Barry M. Goldstein* and Thomas D. Colby Pages 519 - 536 ( 18 )
Inosine monophosphate dehydrogenase (IMPDH, E.C. 1.1.1.205) is recognized as an important target for both antileukemic and immunosuppressive therapy. IMPDH catalyzes the NAD-dependent oxidation of inosine 5' monophosphate (IMP) to xanthosine 5' monophosphate. Several classes of IMPDH inhibitors are now in use or under development. These include agents that bind at either the substrate site (e.g. ribavirin and mizoribine) or at the NAD site. (mycophenolic acid and thiazole-4-carboxamide adenine dinucleotide). All suffer from some degree of toxicity and/or susceptibility to metabolic inactivation. The finding that IMPDH exists as two isoforms, one of which (type II) is induced in tumor cells, has led to the search for potentially more effective isoform-specific agents.

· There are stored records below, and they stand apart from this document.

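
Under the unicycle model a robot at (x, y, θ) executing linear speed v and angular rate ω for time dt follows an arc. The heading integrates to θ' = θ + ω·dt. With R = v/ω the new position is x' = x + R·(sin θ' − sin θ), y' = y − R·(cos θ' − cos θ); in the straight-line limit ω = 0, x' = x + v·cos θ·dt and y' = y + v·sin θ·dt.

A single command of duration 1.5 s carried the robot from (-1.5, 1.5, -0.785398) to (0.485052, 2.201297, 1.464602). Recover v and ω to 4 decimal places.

v = 1.7500, ω = 1.5000

Δθ = 1.464602 − -0.785398 = 2.250000
ω = Δθ/dt = 2.250000/1.5 = 1.5000
R = Δx/(sin θ' − sin θ) = 1.1667
v = R·ω = 1.1667·1.5000 = 1.7500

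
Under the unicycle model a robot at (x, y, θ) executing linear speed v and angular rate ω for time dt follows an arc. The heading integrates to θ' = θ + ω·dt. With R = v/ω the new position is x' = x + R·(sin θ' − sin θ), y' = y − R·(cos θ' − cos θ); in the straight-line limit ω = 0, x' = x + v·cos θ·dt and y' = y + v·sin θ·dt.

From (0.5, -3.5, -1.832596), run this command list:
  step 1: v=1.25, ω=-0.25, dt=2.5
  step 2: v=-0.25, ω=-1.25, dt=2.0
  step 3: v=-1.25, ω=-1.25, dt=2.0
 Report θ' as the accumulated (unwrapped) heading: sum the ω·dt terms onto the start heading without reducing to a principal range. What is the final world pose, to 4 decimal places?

(-2.7423, -6.4281, -7.4576)

step 1: θ'=-2.4576 (R=-5.0000) → pose (-1.1702, -6.0812, -2.4576)
step 2: θ'=-4.9576 (R=0.2000) → pose (-0.8498, -6.2847, -4.9576)
step 3: θ'=-7.4576 (R=1.0000) → pose (-2.7423, -6.4281, -7.4576)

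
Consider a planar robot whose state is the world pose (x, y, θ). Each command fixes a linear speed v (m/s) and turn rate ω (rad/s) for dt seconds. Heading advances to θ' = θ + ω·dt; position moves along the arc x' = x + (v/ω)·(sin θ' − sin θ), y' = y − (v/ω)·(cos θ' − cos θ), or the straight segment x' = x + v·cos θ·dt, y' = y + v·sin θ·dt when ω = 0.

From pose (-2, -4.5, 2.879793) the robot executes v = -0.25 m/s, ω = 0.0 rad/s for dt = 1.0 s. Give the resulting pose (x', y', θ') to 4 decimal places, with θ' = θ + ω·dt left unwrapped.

(-1.7585, -4.5647, 2.8798)

θ' = 2.8798 + 0.0·1.0 = 2.8798
ω = 0 → straight: x' = -2 + -0.25·cos(2.8798)·1.0 = -1.7585
y' = -4.5 + -0.25·sin(2.8798)·1.0 = -4.5647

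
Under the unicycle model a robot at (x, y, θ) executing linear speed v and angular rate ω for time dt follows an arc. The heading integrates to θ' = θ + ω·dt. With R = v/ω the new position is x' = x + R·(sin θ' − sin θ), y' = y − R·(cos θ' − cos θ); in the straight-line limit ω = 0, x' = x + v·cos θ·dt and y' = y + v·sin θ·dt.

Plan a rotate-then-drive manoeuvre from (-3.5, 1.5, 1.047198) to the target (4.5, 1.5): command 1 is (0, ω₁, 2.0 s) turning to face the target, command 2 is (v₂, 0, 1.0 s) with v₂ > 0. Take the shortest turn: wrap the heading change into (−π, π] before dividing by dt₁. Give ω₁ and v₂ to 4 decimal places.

ω₁ = -0.5236, v₂ = 8.0000

heading to target = atan2(1.5−1.5, 4.5−-3.5) = 0.0000
Δθ = wrap(0.0000 − 1.0472) = -1.0472; ω₁ = Δθ/dt₁ = -0.5236
distance = √((4.5−-3.5)² + (1.5−1.5)²) = 8.0000; v₂ = distance/dt₂ = 8.0000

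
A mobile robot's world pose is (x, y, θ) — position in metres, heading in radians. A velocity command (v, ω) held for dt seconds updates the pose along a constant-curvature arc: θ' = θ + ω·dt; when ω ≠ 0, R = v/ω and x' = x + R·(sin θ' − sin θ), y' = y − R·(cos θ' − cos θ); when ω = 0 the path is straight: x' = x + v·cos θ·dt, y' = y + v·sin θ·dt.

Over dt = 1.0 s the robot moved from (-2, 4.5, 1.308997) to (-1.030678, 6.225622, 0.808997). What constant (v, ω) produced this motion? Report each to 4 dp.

Δθ = 0.808997 − 1.308997 = -0.500000
ω = Δθ/dt = -0.500000/1.0 = -0.5000
R = −Δy/(cos θ' − cos θ) = -4.0000
v = R·ω = -4.0000·-0.5000 = 2.0000

v = 2.0000, ω = -0.5000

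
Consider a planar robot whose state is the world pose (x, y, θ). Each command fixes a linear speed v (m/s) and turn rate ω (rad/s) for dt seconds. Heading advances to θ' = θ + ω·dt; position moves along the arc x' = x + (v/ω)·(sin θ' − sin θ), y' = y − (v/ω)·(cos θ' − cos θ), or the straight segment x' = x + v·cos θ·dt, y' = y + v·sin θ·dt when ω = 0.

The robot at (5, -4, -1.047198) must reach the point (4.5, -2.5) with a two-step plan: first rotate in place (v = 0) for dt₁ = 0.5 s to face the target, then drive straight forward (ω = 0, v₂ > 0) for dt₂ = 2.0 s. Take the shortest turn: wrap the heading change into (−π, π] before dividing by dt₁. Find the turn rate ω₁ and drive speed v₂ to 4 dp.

ω₁ = 5.8795, v₂ = 0.7906

heading to target = atan2(-2.5−-4, 4.5−5) = 1.8925
Δθ = wrap(1.8925 − -1.0472) = 2.9397; ω₁ = Δθ/dt₁ = 5.8795
distance = √((4.5−5)² + (-2.5−-4)²) = 1.5811; v₂ = distance/dt₂ = 0.7906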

Recently, a number of crystal structures of IMPDH have become available. These include structures of the human type II, hamster, Tritrichomonas foetus, Streptococcus pyogenes and Borrelia burgdorferi enzymes. Each structure crystallizes as a tetramer of al P barrels, with the active site located partly at the monomer-monomer interface. The substrate and cofactor bind in a continuous cleft on the C-terminal face of each barrel. The IMP base is well positioned to stack against the NAD nicotinamide ring to facilitate hydride transfer. The active site cleft is further bounded by a highly flexible flap and loop. These structures reveal enzyme-ligand interactions which suggest strategies for the design of improved inhibitors.